The Company has filed a registration statement (including a prospectus and a preliminary prospectus supplement) with the United States Securities and Exchange Commission (the “SEC”) for the offering to which this communication relates. Before you invest, you should read the prospectus and the preliminary prospectus supplement in that registration statement and other documents the Company has filed with the SEC for more complete information about the Company and this offering. You may get these documents for free by visiting EDGAR on the SEC website at www.sec.gov.
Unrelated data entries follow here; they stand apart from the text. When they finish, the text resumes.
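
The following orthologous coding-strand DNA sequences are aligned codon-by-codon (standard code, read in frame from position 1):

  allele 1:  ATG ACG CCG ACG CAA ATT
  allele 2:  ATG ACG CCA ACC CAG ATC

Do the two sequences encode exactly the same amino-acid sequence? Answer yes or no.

Codon 1: ATG Met / ATG Met — identical.
Codon 2: ACG Thr / ACG Thr — identical.
Codon 3: CCG Pro / CCA Pro — synonymous.
Codon 4: ACG Thr / ACC Thr — synonymous.
Codon 5: CAA Gln / CAG Gln — synonymous.
Codon 6: ATT Ile / ATC Ile — synonymous.
Nonsynonymous differences: 0 → same protein.

yes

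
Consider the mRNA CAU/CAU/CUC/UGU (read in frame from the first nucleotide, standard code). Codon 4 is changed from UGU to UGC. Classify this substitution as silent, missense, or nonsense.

Position 12 falls in codon 4: UGU → Cys.
After the substitution the codon is UGC → Cys.
Both encode Cys, so the change is synonymous.

silent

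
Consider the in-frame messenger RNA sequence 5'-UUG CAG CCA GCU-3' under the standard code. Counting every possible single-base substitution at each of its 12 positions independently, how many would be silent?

Codon 1 (UUG, Leu): 2 synonymous substitutions.
Codon 2 (CAG, Gln): 1 synonymous substitution.
Codon 3 (CCA, Pro): 3 synonymous substitutions.
Codon 4 (GCU, Ala): 3 synonymous substitutions.
Total: 2 + 1 + 3 + 3 = 9.

9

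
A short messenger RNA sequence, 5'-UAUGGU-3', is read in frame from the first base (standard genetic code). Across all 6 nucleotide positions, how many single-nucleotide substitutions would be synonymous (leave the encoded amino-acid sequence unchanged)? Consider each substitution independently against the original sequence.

Codon 1 (UAU, Tyr): 1 synonymous substitution.
Codon 2 (GGU, Gly): 3 synonymous substitutions.
Total: 1 + 3 = 4.

4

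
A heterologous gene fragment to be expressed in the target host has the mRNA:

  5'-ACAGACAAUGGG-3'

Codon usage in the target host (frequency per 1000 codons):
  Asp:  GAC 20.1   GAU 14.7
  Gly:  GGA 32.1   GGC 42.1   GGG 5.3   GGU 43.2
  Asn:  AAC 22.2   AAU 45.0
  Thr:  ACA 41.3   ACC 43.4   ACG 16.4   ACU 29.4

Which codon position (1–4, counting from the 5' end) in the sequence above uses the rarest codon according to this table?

Codon 1 ACA (Thr): 41.3 per 1000.
Codon 2 GAC (Asp): 20.1 per 1000.
Codon 3 AAU (Asn): 45.0 per 1000.
Codon 4 GGG (Gly): 5.3 per 1000.
Lowest frequency is 5.3 at codon 4.

4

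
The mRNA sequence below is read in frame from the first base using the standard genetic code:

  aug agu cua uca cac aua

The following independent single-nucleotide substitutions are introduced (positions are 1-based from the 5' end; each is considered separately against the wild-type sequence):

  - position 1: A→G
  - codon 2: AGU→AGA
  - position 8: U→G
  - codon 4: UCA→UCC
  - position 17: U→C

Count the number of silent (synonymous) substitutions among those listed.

Codon 1: AUG (Met) → GUG (Val) — missense.
Codon 2: AGU (Ser) → AGA (Arg) — missense.
Codon 3: CUA (Leu) → CGA (Arg) — missense.
Codon 4: UCA (Ser) → UCC (Ser) — synonymous.
Codon 6: AUA (Ile) → ACA (Thr) — missense.
Synonymous: 1 of 5.

1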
Alternatively, the Company, any underwriter or any dealer participating in the offering will arrange to send you the prospectus if you request it by calling: Citigroup Global Markets Limited at 1-800-831-9146; SMBC Nikko Capital Markets Limited at +44 (0)20 4507 1000; BNP Paribas at 1-800-854-5674 or +44 (0)20 7595 8222 or HSBC Bank plc at 1-866-811-8049.
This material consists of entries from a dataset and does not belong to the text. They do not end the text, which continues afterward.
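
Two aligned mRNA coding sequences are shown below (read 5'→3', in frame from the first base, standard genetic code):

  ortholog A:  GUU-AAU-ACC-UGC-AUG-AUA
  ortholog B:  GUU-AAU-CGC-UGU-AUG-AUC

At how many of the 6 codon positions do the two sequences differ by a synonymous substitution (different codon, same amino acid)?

Codon 1: GUU Val / GUU Val — identical.
Codon 2: AAU Asn / AAU Asn — identical.
Codon 3: ACC Thr / CGC Arg — nonsynonymous.
Codon 4: UGC Cys / UGU Cys — synonymous.
Codon 5: AUG Met / AUG Met — identical.
Codon 6: AUA Ile / AUC Ile — synonymous.
Synonymous differences: 2.

2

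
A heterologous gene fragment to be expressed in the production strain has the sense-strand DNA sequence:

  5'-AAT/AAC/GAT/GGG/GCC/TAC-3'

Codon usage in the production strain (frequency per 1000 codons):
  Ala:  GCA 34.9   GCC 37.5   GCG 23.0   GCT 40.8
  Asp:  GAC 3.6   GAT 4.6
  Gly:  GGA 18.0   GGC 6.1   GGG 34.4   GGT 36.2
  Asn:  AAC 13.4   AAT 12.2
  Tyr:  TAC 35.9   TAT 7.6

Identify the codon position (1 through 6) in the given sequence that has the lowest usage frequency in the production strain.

Codon 1 AAT (Asn): 12.2 per 1000.
Codon 2 AAC (Asn): 13.4 per 1000.
Codon 3 GAT (Asp): 4.6 per 1000.
Codon 4 GGG (Gly): 34.4 per 1000.
Codon 5 GCC (Ala): 37.5 per 1000.
Codon 6 TAC (Tyr): 35.9 per 1000.
Lowest frequency is 4.6 at codon 3.

3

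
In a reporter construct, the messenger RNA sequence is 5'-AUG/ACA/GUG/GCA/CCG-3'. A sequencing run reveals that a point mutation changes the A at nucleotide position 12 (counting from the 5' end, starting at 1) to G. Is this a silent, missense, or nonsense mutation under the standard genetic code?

silent

Position 12 falls in codon 4: GCA → Ala.
After the substitution the codon is GCG → Ala.
Both encode Ala, so the change is synonymous.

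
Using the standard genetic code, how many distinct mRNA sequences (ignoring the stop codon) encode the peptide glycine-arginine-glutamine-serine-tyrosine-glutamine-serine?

6912

Gly: 4 codons.
Arg: 6 codons.
Gln: 2 codons.
Ser: 6 codons.
Tyr: 2 codons.
Gln: 2 codons.
Ser: 6 codons.
4 × 6 × 2 × 6 × 2 × 2 × 6 = 6912.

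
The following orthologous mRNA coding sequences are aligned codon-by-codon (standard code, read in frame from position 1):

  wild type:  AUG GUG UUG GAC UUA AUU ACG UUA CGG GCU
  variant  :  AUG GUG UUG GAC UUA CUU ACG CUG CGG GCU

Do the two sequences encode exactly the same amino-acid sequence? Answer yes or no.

no

Codon 1: AUG Met / AUG Met — identical.
Codon 2: GUG Val / GUG Val — identical.
Codon 3: UUG Leu / UUG Leu — identical.
Codon 4: GAC Asp / GAC Asp — identical.
Codon 5: UUA Leu / UUA Leu — identical.
Codon 6: AUU Ile / CUU Leu — nonsynonymous.
Codon 7: ACG Thr / ACG Thr — identical.
Codon 8: UUA Leu / CUG Leu — synonymous.
Codon 9: CGG Arg / CGG Arg — identical.
Codon 10: GCU Ala / GCU Ala — identical.
Nonsynonymous differences: 1 → different protein.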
The notes will be represented by beneficial interests in fully registered permanent global notes (the “international global notes”) without interest coupons attached, which will be registered in the name of, and shall be deposited on or about March 3, 2023 with a common depositary for, and in respect of interests held through, Euroclear Bank, S.A./N.V., as operator of the Euroclear System (“Euroclear”), and Clearstream Banking, société anonyme (“Clearstream”). Any notes represented by global notes held by a nominee of Euroclear or Clearstream will be subject to the then applicable procedures of Euroclear and Clearstream, as applicable. Euroclear and Clearstream’s current practice is to make payments in respect of global notes to participants of record that hold an interest in the relevant global notes at the close of business on the date that is the clearing system business day (for these purposes, Monday to Friday inclusive except December 25th and January 1st) immediately preceding each applicable interest payment date.
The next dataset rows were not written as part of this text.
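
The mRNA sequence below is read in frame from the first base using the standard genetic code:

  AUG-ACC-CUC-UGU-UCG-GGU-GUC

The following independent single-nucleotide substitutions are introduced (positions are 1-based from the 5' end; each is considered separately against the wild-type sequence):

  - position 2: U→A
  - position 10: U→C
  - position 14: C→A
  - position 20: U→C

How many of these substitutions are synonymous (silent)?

Codon 1: AUG (Met) → AAG (Lys) — missense.
Codon 4: UGU (Cys) → CGU (Arg) — missense.
Codon 5: UCG (Ser) → UAG (Stop) — nonsense.
Codon 7: GUC (Val) → GCC (Ala) — missense.
Synonymous: 0 of 4.

0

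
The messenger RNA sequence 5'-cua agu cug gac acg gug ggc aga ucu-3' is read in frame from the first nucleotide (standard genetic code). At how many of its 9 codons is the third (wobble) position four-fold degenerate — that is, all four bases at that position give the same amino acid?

Codon 1 CUA (Leu): third position 4-fold.
Codon 2 AGU (Ser): third position 2-fold.
Codon 3 CUG (Leu): third position 4-fold.
Codon 4 GAC (Asp): third position 2-fold.
Codon 5 ACG (Thr): third position 4-fold.
Codon 6 GUG (Val): third position 4-fold.
Codon 7 GGC (Gly): third position 4-fold.
Codon 8 AGA (Arg): third position 2-fold.
Codon 9 UCU (Ser): third position 4-fold.
Four-fold degenerate third positions: 6.

6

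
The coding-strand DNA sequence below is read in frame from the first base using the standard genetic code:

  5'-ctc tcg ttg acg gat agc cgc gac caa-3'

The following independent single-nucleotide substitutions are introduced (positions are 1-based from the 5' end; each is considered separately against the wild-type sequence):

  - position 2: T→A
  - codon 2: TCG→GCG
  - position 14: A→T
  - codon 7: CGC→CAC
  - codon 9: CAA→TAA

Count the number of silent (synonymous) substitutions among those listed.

0

Codon 1: CTC (Leu) → CAC (His) — missense.
Codon 2: TCG (Ser) → GCG (Ala) — missense.
Codon 5: GAT (Asp) → GTT (Val) — missense.
Codon 7: CGC (Arg) → CAC (His) — missense.
Codon 9: CAA (Gln) → TAA (Stop) — nonsense.
Synonymous: 0 of 5.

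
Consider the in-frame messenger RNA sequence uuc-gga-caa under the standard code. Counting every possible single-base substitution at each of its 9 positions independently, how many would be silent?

5

Codon 1 (UUC, Phe): 1 synonymous substitution.
Codon 2 (GGA, Gly): 3 synonymous substitutions.
Codon 3 (CAA, Gln): 1 synonymous substitution.
Total: 1 + 3 + 1 = 5.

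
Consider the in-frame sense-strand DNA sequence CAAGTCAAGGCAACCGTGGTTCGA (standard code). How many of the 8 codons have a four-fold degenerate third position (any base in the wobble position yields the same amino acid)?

Codon 1 CAA (Gln): third position 2-fold.
Codon 2 GTC (Val): third position 4-fold.
Codon 3 AAG (Lys): third position 2-fold.
Codon 4 GCA (Ala): third position 4-fold.
Codon 5 ACC (Thr): third position 4-fold.
Codon 6 GTG (Val): third position 4-fold.
Codon 7 GTT (Val): third position 4-fold.
Codon 8 CGA (Arg): third position 4-fold.
Four-fold degenerate third positions: 6.

6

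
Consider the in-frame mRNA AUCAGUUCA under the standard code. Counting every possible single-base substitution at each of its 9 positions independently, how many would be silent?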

This term sheet is not a prospectus for the purposes of Regulation (EU) 2017/1129, including the same as it forms part of domestic law in the United Kingdom by virtue of the European Union (Withdrawal) Act 2018, as amended by the European Union (Withdrawal Agreement) Act 2020.

MiFID II and UK MiFIR – professionals/ECPs-only / No PRIIPs or UK PRIIPs KID – Manufacturer target market (MiFID II and UK MiFIR product governance) is eligible counterparties and professional clients only (all distribution channels). No PRIIPs or UK PRIIPs key information document (KID) has been prepared as not available to retail in EEA or UK.

The communication of this term sheet and any other document or materials relating to the issue of the notes is not being made, and such documents or materials have not been approved, by an authorized person for the purposes of Section 21 of the United Kingdom’s Financial Services and Markets Act 2000, as amended (the “FSMA”). Accordingly, such documents and/or materials are not being distributed to, and must not be passed on to, the general public in the United Kingdom. This document and such other documents and/or materials are for distribution only to persons who (i) have professional experience in matters relating to investments and who fall within the definition of investment professionals (as defined in Article 19(5) of the Financial Services and Markets Act 2000 (Financial Promotion) Order 2005, as amended (the “Financial Promotion Order”)), (ii) fall within Article 49(2)(a) to (d) of the Financial Promotion Order, (iii) are outside the United Kingdom, or (iv) are other persons to whom it may otherwise lawfully be made under the Financial Promotion Order (all such persons together being referred to as “relevant persons”). This document is directed only at relevant persons and must not be acted on or relied on by persons who are not relevant persons. Any investment or investment activity to which this term sheet and any other document or materials relates will be engaged in only with relevant persons. Any person in the United Kingdom that is not a relevant person should not act or rely on this term sheet or any of its contents.

Relevant stabilization regulations including FCA/ICMA will apply.

ANY DISCLAIMERS OR OTHER NOTICES THAT MAY APPEAR BELOW ARE NOT APPLICABLE TO THIS COMMUNICATION AND SHOULD BE DISREGARDED. SUCH DISCLAIMERS OR OTHER NOTICES WERE AUTOMATICALLY GENERATED AS A RESULT OF THIS COMMUNICATION BEING SENT VIA BLOOMBERG OR ANOTHER EMAIL SYSTEM.